Grifols via LinkedIn

Spanish drugmaker Grifols has hit back at hedge fund Gotham City Research, which claimed it had fraudulently manipulated its financial reporting, with a lawsuit filed in New York.

The complaint has been brought against Gotham City and co-founders Daniel Yu and Cyrus de Weck, along with other defendants, and accuses them of being “predatory short sellers […] who illicitly profit from their rigged short-and-distort schemes.”

It says the defendants “crossed the line” with the attack on Grifols by “knowingly making false and misleading statements in furtherance of a single illegal purpose: to manipulate the value of Grifols’ stock for their own monetary gain.”

Shares in family-owned Grifols plummeted by nearly a third in the wake of Gotham City’s report – which claimed the pharma company had carried out “materially deceptive” accounting practices by not disclosing debt – wiping around €3 billion ($3.25 billion) off its share price.

The lawsuit accuses Gotham City of taking a large short position in Grifols, so it would profit if the company’s share price fell. Its report was then published to cause a market panic and to drive down Grifols’ stock.

It claims that the report initially included a statement that the drugmaker had not disclosed a $95 million loan, but the day after their short position “surreptitiously changed their report to concede the opposite – that Grifols had in fact disclosed this loan.”

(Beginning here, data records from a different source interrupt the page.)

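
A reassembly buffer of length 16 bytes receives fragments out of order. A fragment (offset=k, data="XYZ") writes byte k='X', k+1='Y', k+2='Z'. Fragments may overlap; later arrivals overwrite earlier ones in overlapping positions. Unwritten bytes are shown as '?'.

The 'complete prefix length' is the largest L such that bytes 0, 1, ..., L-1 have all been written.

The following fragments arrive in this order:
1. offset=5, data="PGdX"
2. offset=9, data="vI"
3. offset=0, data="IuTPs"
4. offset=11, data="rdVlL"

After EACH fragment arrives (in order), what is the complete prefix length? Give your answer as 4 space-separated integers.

Answer: 0 0 11 16

Derivation:
Fragment 1: offset=5 data="PGdX" -> buffer=?????PGdX??????? -> prefix_len=0
Fragment 2: offset=9 data="vI" -> buffer=?????PGdXvI????? -> prefix_len=0
Fragment 3: offset=0 data="IuTPs" -> buffer=IuTPsPGdXvI????? -> prefix_len=11
Fragment 4: offset=11 data="rdVlL" -> buffer=IuTPsPGdXvIrdVlL -> prefix_len=16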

The lawsuit also mounts a direct attack on Gotham Research’s principal Yu, referring to “multiple stints” in jail, including a term imposed after he was charged with “theft, identity theft, and other financial crimes.”

First formed in 1909 and headquartered in Barcelona, Grifols is a manufacturer of plasma-based pharmaceuticals and other products like blood transfusion diagnostics, which is tax-domiciled in Ireland and has a significant presence in the US.

After the shock of the fraud allegations, S&P Global Ratings reaffirmed its credit rating on Grifols with a B+ score for a stable outlook, endorsing a prediction of group profitability of 22% for full-year 2023 and the likelihood that it will close a $1.8 billion sale of a large portion of its interests in Chinese blood products unit Shanghai RAAS to Haier, a deal first announced in 2020.

The drugmaker has been involved in a series of acquisitions in recent years to rebuild its business after it was hit hard by plasma shortages during the pandemic.

The lawsuit, filed in the US District Court for the Southern District of New York, is numbered 1:24-cv-00576. Grifols is seeking a permanent injunction on the claims made in the report, a retraction, clawback of "unjust profits", and compensatory damages determined by a jury trial.